From Iceland — Immigration Appeals Board Falling Short, Gets More Funding

Immigration Appeals Board Falling Short, Gets More Funding

Published September 11, 2015

Andie Sophia Fontaine
Photo by
Julia Staples

The Immigration Appeals Board has not shortened the waiting period for asylum seekers, and has been granted increased funding to rectify this.

Sources close to Stundin report that there is a great deal of dissatisfaction with how the board has failed to live up to expectations. Despite being legally formed in May 2014, the board itself was not assembled until last January, and was created with the purpose of shortening waiting times for processing asylum seeker applications to 90 days, in addition to giving immigrants and asylum seekers a body to whom they could appeal deportations.

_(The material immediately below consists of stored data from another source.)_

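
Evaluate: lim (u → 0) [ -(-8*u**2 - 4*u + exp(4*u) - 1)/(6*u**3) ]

Direct substitution gives 0/0.
Apply L'Hôpital: lim (-16*u + 4*e^(4*u) - 4)/(-18*u^2), still 0/0.
Apply L'Hôpital: lim (16*e^(4*u) - 16)/(-36*u), still 0/0.
After 3 applications of L'Hôpital's rule the quotient is (64*e^(4*u))/(-36); substituting u = 0 gives -16/9.

-16/9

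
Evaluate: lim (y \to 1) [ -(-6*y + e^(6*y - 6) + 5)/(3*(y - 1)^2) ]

-6

Direct substitution gives 0/0.
Apply L'Hôpital: lim (6*e^(6*y - 6) - 6)/(6 - 6*y), still 0/0.
After 2 applications of L'Hôpital's rule the quotient is (36*e^(6*y - 6))/(-6); substituting y = 1 gives -6.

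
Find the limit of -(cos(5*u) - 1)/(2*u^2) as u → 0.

25/4

Direct substitution gives 0/0.
Apply L'Hôpital: lim (-5*sin(5*u))/(-4*u), still 0/0.
After 2 applications of L'Hôpital's rule the quotient is (-25*cos(5*u))/(-4); substituting u = 0 gives 25/4.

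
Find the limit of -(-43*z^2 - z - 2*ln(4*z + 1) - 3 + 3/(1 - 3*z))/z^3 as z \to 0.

Substitution gives 0/0 (the numerator vanishes to order 3).
Expand each term to order z^3: the coefficient of z^3 in 3·1/(1 - 3z) is 81 and in -2·ln(1 + 4z) is -128/3.
Lower-order terms cancel with the polynomial part, so the numerator is (115/3)·z^3 + o(z^3), and the limit is (115/3)/(-1) = -115/3.

-115/3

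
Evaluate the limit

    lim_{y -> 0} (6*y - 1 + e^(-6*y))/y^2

18

Direct substitution gives 0/0.
Apply L'Hôpital: lim (6 - 6*e^(-6*y))/(2*y), still 0/0.
After 2 applications of L'Hôpital's rule the quotient is (36*e^(-6*y))/(2); substituting y = 0 gives 18.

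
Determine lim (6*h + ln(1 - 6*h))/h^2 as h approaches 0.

Direct substitution gives 0/0.
Apply L'Hôpital: lim (6 - 6/(1 - 6*h))/(2*h), still 0/0.
After 2 applications of L'Hôpital's rule the quotient is (-36/(1 - 6*h)^2)/(2); substituting h = 0 gives -18.

-18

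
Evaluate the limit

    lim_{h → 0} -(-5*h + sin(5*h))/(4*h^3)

Direct substitution gives 0/0.
Apply L'Hôpital: lim (5*cos(5*h) - 5)/(-12*h^2), still 0/0.
Apply L'Hôpital: lim (-25*sin(5*h))/(-24*h), still 0/0.
After 3 applications of L'Hôpital's rule the quotient is (-125*cos(5*h))/(-24); substituting h = 0 gives 125/24.

125/24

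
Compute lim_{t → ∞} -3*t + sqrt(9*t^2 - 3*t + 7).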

Waiting periods have weighed heavily on asylum seekers. Last month, an asylum seeker who was made to wait without an answer well beyond the 90-day period attempted to set himself on fire outside the offices of the Icelandic Red Cross.

The Directorate of Immigration argues that the failure of the board to meet their goal has been due to an increase in asylum seeker applications. During the first eight months of this year, they have received 154 applications for asylum, up from 93 during the first eight months of 2014. 49 of this year’s applications were filed in August alone.

In order to meet the increased demand, 175 million ISK will go towards asylum seeker matters in the 2016 budget. 25 million ISK will also be budgeted to the Immigration Appeals Board for a single year, in order to continue to retain staff who had been temporarily hired to meet the increased workload.

Of the applications submitted so far this year, 50 people have been granted asylum. Most who are denied asylum are deported on the basis of the Dublin Regulation, which gives member states the right – although not the obligation – to deport asylum seekers back to their previous point of departure. As there are no direct flights from war-torn areas to Iceland, this regulation is often employed when denying asylum applications. However, use of the regulation has faced criticism across Europe, and in Iceland as well. Germany, for one, has stopped applying the regulation to Syrian refugees.

Bear in mind that the Immigration Appeals Board deals with applications for asylum – not with refugees expressly invited by the government to live in Iceland.